L'économiste américain Milton Friedman (1912-2006) suggérait de faire face à la déflation en
jetant de la monnaie d'un hélicoptère (The Optimum Quantity of Money and Others Essays, Chicago,
Aldine 1969). Il est vrai que, sans la création massive de liquidités à laquelle se sont d'ailleurs
livrées ces dernières années certaines banques centrales, en premier lieu la Réserve fédérale
américaine (Fed), la crise bancaire aurait été beaucoup plus brutale et la récession encore plus
profonde.
Cette politique ne paraît pas toutefois de nature à susciter une reprise durable de la croissance.
Compte tenu à la fois de leur surendettement et de la faiblesse de la demande, les entreprises ne
sont en effet pas tentées d'emprunter pour accroître leurs investissements, aussi bas que soient
les taux d'intérêt qui leur sont proposés. C'est la version moderne de la « trappe à liquidité »
décrite par le Britannique John Maynard Keynes (1883-1946).
Quant aux consommateurs, ils préfèrent, eux aussi, se désendetter plutôt que de consommer
davantage. La conjonction d'une abondance de liquidité et d'une faiblesse de la demande amène
les détenteurs de capitaux à investir dans des placements improductifs (immobilier, titres
spéculatifs) sans effet sur le raffermissement de l'appareil de production.
Keynes proposait, lui, de payer des chômeurs pour creuser des trous et d'autres pour les combler.
L'effet d'une telle politique sur le soutien de la conjoncture est moins problématique dans la
mesure où elle entend alimenter directement le pouvoir d'achat des ménages et donc la demande.
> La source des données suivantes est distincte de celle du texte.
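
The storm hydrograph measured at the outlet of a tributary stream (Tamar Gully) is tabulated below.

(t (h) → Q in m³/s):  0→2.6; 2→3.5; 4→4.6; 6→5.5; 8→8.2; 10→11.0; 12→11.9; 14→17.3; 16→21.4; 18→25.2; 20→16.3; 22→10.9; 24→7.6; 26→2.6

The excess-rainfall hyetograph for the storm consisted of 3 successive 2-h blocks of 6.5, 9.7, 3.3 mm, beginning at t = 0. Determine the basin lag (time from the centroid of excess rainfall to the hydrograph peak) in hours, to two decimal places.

Centroid of excess rainfall: t_c = Σ P_i·t̄_i / ΣP_i = 2.6718 h (block centres at 1, 3, 5 h).
Hydrograph peak occurs at t = 18 h, so basin lag t_L = 18 − 2.6718 = 15.33 h.

t_L ≈ 15.33 h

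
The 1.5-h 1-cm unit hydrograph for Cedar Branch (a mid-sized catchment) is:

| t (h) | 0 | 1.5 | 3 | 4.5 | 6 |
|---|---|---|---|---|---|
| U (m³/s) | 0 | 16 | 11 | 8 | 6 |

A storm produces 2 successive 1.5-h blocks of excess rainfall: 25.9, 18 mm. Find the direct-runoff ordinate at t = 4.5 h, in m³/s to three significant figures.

Q ≈ 40.5 m³/s

By discrete convolution, Q_j = Σ (P_i / 10 mm) · U_{j−i}.
At t = 4.5 h (j=3): Q = (25.9/10)·8 + (18/10)·11 = 40.5 m³/s.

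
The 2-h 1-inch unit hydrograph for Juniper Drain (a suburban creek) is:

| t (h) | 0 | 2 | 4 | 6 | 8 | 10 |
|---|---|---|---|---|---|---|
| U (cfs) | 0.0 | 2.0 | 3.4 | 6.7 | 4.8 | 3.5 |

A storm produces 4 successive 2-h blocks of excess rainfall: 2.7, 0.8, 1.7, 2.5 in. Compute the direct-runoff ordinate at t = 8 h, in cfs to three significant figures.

By discrete convolution, Q_j = Σ (P_i / 1 in) · U_{j−i}.
At t = 8 h (j=4): Q = (2.7/1)·4.8 + (0.8/1)·6.7 + (1.7/1)·3.4 + (2.5/1)·2.0 = 29.1 cfs.

Q ≈ 29.1 cfs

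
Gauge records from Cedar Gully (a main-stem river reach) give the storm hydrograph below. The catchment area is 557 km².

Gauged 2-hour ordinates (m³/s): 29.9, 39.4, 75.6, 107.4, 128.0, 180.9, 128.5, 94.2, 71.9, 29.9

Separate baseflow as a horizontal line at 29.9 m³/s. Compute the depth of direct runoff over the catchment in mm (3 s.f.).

d ≈ 7.58 mm

Direct runoff: 0.0, 9.5, 45.7, 77.5, 98.1, 151.0, 98.6, 64.3, 42.0, 0.0 m³/s; ΣQ_DR = 586.7 m³/s.
V = ΣQ_DR · Δt = 586.7 × 7200 s = 4.224 × 10^6 m³.
Over A = 557 km², depth = V / A = 7.58 mm.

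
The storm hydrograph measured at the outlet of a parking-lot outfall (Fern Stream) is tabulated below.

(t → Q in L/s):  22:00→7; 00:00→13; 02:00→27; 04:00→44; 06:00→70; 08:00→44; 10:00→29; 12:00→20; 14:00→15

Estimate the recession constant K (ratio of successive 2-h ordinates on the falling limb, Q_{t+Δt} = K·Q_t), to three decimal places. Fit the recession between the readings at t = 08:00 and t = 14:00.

Using the recession-limb readings at t = 08:00 and t = 14:00: Q falls from 44 to 15 L/s over 3 intervals.
K = (Q₂/Q₁)^(1/3) = (15/44)^(1/3) = 0.699.

K ≈ 0.699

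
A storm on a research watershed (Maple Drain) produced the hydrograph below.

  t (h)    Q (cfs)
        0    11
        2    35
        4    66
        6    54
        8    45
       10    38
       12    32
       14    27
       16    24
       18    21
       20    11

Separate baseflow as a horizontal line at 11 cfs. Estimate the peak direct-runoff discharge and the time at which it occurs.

Subtracting baseflow gives direct-runoff ordinates: 0.0, 24.0, 55.0, 43.0, 34.0, 27.0, 21.0, 16.0, 13.0, 10.0, 0.0 cfs.
The maximum is 55.0 cfs, occurring at the reading for t = 4 h.

Q_p = 55.0 cfs at t = 4 h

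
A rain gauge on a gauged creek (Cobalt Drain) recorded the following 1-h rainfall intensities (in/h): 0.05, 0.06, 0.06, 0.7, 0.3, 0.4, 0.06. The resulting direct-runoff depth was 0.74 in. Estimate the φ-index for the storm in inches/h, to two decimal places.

φ ≈ 0.22 in/h

Only the 3 blocks with intensity above φ contribute runoff: 0.7, 0.3, 0.4 in/h.
Σ(I−φ)·Δt = d  ⇒  (0.7+0.3+0.4 − 3φ)·1 = 0.74
φ = (1.400 − 0.74/1) / 3 = 0.22 in/h.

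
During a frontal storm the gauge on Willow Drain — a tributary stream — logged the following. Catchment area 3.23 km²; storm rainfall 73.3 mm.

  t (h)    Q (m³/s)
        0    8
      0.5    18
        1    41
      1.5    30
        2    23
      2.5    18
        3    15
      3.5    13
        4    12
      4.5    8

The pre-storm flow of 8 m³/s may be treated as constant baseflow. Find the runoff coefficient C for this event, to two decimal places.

ΣQ_DR = 106.0 m³/s; V = ΣQ_DR·Δt = 1.908 × 10^5 m³.
Runoff depth d = V / A = 59.07 mm.
C = d / P = 59.07 / 73.3 = 0.81.

C ≈ 0.81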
Mais, elle se heurte à des obstacles qui paraissent insurmontables. D'une part, au sein de l'Union
européenne (UE), une politique de relance qui se substituerait à l'austérité buterait sur les
contraintes institutionnelles imposées par les traités européens, contraintes d'autant plus fortes
que l'endettement des Etats est plus important. D'autre part, dans une économie ouverte, toute
relance de la demande risque d'entraîner l'apparition – ou l'aggravation – du déficit
commercial… sauf pour les pays qui disposent d'une marge de manoeuvre conséquente en
raison de leurs excédents courants, comme c'est le cas pour l'Allemagne et, dans une moindre
mesure, pour les Pays-Bas.
POUR UNE STRATÉGIE COMMUNAUTAIRE
Une politique de relance doit donc être orientée vers un renforcement de l'appareil de
production. L'Etat peut décider des investissements publics allant dans ce sens. Il peut aussi
réduire sensiblement l'imposition des entreprises qui procéderaient elles-mêmes à des
investissements visant à renforcer leur productivité. Mais les effets bénéfiques d'une telle
politique ne pourront se faire sentir qu'à moyen ou long terme.